Yesterday, Jerome Powell came out with a moderately dovish statement on future rate hikes, which was surprisingly odd, in particular, after his last statement in which he insisted that the rate hikes will continue until they get the job done, reducing the inflation to their 2% target rate.
It is obvious that the last better-than-expected CPI number was due to the lower energy price and the fall in container shipment cost. The former is influenced by releasing a huge amount of SPR into the market and Lockdowns in China, and the latter is caused by a reduction in goods shipped from China.
The lockdown itself plays a significant role when it comes to reducing inflation in the US because when the producer’s demand for commodities and materials evaporates, prices start to fall. But why should China care about US inflation?
First, China cannot afford a higher interest rate on the USD and if the Fed continues to push it higher, they either have to increase the interest rate to control the Yuan depreciation, which equals recession or have to let the Yuan lose its peg. Second, China is the second holder of UST and has sold a significant amount of its UST reserves in the market with a lower than face value.

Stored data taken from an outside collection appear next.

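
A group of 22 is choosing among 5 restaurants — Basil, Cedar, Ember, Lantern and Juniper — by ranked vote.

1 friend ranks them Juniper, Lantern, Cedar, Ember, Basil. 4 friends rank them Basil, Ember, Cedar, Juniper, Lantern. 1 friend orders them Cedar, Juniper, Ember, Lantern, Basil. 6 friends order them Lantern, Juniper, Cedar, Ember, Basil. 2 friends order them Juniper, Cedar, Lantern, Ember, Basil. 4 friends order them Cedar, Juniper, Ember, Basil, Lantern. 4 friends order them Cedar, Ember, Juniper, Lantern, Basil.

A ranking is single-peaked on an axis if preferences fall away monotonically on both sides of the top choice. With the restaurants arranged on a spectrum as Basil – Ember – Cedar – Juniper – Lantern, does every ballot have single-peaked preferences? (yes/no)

yes

Axis positions: Basil=1, Ember=2, Cedar=3, Juniper=4, Lantern=5.
Cluster 1 (peak Juniper at position 4): ranking walks positions 4-5-3-2-1, expanding outward from the peak — single-peaked.
Cluster 2 (peak Basil at position 1): ranking walks positions 1-2-3-4-5, expanding outward from the peak — single-peaked.
Cluster 3 (peak Cedar at position 3): ranking walks positions 3-4-2-5-1, expanding outward from the peak — single-peaked.
Cluster 4 (peak Lantern at position 5): ranking walks positions 5-4-3-2-1, expanding outward from the peak — single-peaked.
Cluster 5 (peak Juniper at position 4): ranking walks positions 4-3-5-2-1, expanding outward from the peak — single-peaked.
Cluster 6 (peak Cedar at position 3): ranking walks positions 3-4-2-1-5, expanding outward from the peak — single-peaked.
Cluster 7 (peak Cedar at position 3): ranking walks positions 3-2-4-5-1, expanding outward from the peak — single-peaked.
Every ranking is single-peaked on this axis.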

If you think about it, the purpose of lockdowns is to give the US temporary inflation relief, so China can liquidate enough of its UST reserves and brace for the economic impact in China that will come when the Fed realizes that the inflation is not going down and needs a higher interest rate. However, the lockdown in China is providing the Fed an opportunity for a soft landing since it slows the pace of increase in PCE and CPI. Moreover, it is Killing the Chinese industrial sector and household savings, infuriating rage across the country.
To sum up, the main loser of this battle, or cooperation, between the Fed and CCP might be the CCP when they realize that the rates will stay elevated for longer than they expected in the US and every jump in inflation numbers proceeds with a proper response from the fed.